A fellow a short way down the beach had an ultra light plane attached to a Zodiac and started to give rides to several people as we got the boat ready. The rig flew very well and could land extremely slowly. I offered to send Heather up for a ride but she declined saying she preferred to go for a ride with me in our boat. That we did.

Rounding the point and heading through the bridge near where we put in we headed due south. The wind was reported to be out of the north, if any, and I watched the bridge slip away into the distance as I rowed for about an hour and a half without a rest. Several large vessels passed but the wakes were manageable without stopping. My course was as straight and long as I have ever rowed. I could see my puddles disappearing into a vanishing point the whole way to the next bridge seven miles down the Indian River Lagoon. Then another bridge could barely be seen about six more miles south.

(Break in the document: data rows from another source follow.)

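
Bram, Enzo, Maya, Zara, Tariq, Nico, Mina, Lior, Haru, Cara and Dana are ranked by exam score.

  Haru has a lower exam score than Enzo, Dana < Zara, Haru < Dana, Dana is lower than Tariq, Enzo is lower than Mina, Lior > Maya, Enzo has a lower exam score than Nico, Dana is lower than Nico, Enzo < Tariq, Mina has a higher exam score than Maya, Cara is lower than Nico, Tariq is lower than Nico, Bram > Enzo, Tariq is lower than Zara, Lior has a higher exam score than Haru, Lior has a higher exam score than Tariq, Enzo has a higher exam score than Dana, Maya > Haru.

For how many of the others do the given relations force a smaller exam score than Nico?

The elements the relations force below Nico are Haru, Dana, Enzo, Cara, Tariq — no chain reaches any other.
That is 5.

5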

I realized that I had watched the first disappear below the horizon. Perhaps I could make this second one disappear also. There is something intriguing about watching the earth curve and drop things out of sight when one is rowing. I felt small but realized that it was the power of my rowing that pushed that bridge away and out of sight. The second did as well. We had been through three bridges by 1:00 p.m. The first possible take out place had passed and the next would be ramp 17 on the chart that looked to be just after the next bridge about 3 miles further. Heather said that the GPS showed we had already covered 14 miles.
My blisters were still not bad so we were committed to making it to ramp 17. Well, we passed the fourth bridge and started looking for the ramp but found nothing. Finally we asked a fisherman in a boat where it was and he pointed back a mile. The next was in Cocoa just past yet another bridge about three miles further. I decided that going back was not in my vocabulary so we needed to go to Cocoa. Wind had now come up from the East across our course, which made it necessary to pull harder on my starboard oar. This started to tear at the blisters on that hand and made the last two miles very unpleasant compared with the rest of the row. As we made the last approach to the Cocoa ramp Heather announced that we had just past 20 miles for the day. This being more than our first two days combined I was happy that I had proved that twenty-mile days could be achieved. My chances of reaching Key Largo before the end of the month seem to be looking better. Exhausted and with right leg cramping I landed and we hauled the boat out at a nice park in the middle of Cocoa.
I started to walk into town to see if I could find a ride back to Titusville to get the car. Seeing no chance without hiring a taxi I found a shopkeeper who gave me the name of a friend of his who ran a taxi service. I called him and two hours later was back to pick up poor Heather sitting by the boat reading and by then a bit chilly.